The financial ratings agency Fitch Rating on 12 September announced that it has confirmed its Asset Manager rating of M2 for Sycomore Asset Management. The rating reflects the discipline of a proven stock-picking process, the solidity of the risk management framework, and the effectiveness of the operational platform, which is adapted to the types of assets traded. The rating also takes into account the development of the firm in the past several years in terms of human resources, development of activities and associated support functions (risks and controls). The primary challenge for Sycomore remains continuation of its international development and the development of its product range of genuinely diversifying assets, in order to generate further assets and further reduce its exposure to euro zone equity markets.
Henderson Global Investors will develop a bond team in the United States, to create a global high yield fund, Citywire Global reports. The objective is to release the fund by the end of the year.
L’Agefi reports that BNP Paribas has set up a five-year pan to develop wealth management services in the United States.
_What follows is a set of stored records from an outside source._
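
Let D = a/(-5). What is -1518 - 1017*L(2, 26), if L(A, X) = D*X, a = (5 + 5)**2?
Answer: 527322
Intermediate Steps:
a = 100 (a = 10**2 = 100)
D = -20 (D = 100/(-5) = 100*(-1/5) = -20)
L(A, X) = -20*X
-1518 - 1017*L(2, 26) = -1518 - (-20340)*26 = -1518 - 1017*(-520) = -1518 + 528840 = 527322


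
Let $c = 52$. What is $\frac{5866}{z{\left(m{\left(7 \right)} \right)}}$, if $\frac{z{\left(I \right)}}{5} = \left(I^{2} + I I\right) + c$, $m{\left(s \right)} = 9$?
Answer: $\frac{2933}{535} \approx 5.4822$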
The group is uniting its trust, brokerage and private banking activities at its unit Bank of the West. The new subsidiary manages about USD10bn in assets, more than two thirds of which is in brokerage accounts, the newspaper reports.
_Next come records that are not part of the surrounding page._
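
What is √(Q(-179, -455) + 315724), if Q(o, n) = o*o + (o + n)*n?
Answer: √636235 ≈ 797.64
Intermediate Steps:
Q(o, n) = o² + n*(n + o) (Q(o, n) = o² + (n + o)*n = o² + n*(n + o))
√(Q(-179, -455) + 315724) = √(((-455)² + (-179)² - 455*(-179)) + 315724) = √((207025 + 32041 + 81445) + 315724) = √(320511 + 315724) = √636235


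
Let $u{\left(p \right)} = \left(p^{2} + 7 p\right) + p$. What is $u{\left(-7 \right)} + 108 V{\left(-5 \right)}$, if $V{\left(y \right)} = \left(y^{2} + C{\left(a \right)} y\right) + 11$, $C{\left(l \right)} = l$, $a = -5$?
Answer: $6581$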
In a recent study for institutional investors (”Volatility Management”), Russell Investments presents a portfolio of strategies to reduce multiple risk, which may represent a useful complement to diversification and sensitivity reduction strategies. According to the study, this combination of strategies may offer a cumulative reduction in volatility of 30% to 40%. This result may have been achieved over the past past two decades without reducing profits, the study finds. Russell explains that these results are the product of a readjustment of the equity allocation in an institutional portfolio, in order to be able to manage volatility rather than tracking error. “Investment specialists have developed an unhealthy obsession with tracking error, even though managing tracking error is not the same as managing risk,” says Michael Thomas, chief investment officer in the Americas Institutional unit at Russell Investments. Thomas claims that the use of tracking error in a falling market can clearly not be considered “effective risk management.” The study lays out three strategies to be attractive to institutionals. The fisrt, “defensive equity,” selects shares which have lower-than-average risk characteristics. Contrary to the intuitions of most investors, these securities historically have earned better returns than the market overall. In the ten years from 9 July 2002 to 9 July 2012, the Russell Global Defensive index outperformed the Russell Global Dynamic index over several periods: one year (16.1% compared with 8.1%), three years (12.2% compared with 6.7%), five years (2.4% compared with -3.1%), and ten years (9.2% compared with 7.9%). Russell then points to risk reduction strategies based on options, which tend to exploit systematic imbalances between supply and demand for some types of protection against declines. Lastly, the third strategy, asset allocation which is adjusted according to volatility, adapts exposure to equities depending on risks related to falling or rising markets. “All of these risk management strategies aim to reduce volatility, but they do so with an effort to exploit various market effects. As a result, their return curves are not exactly correlated, and in combination, they do a good job of reducing volatility,” says Thomas.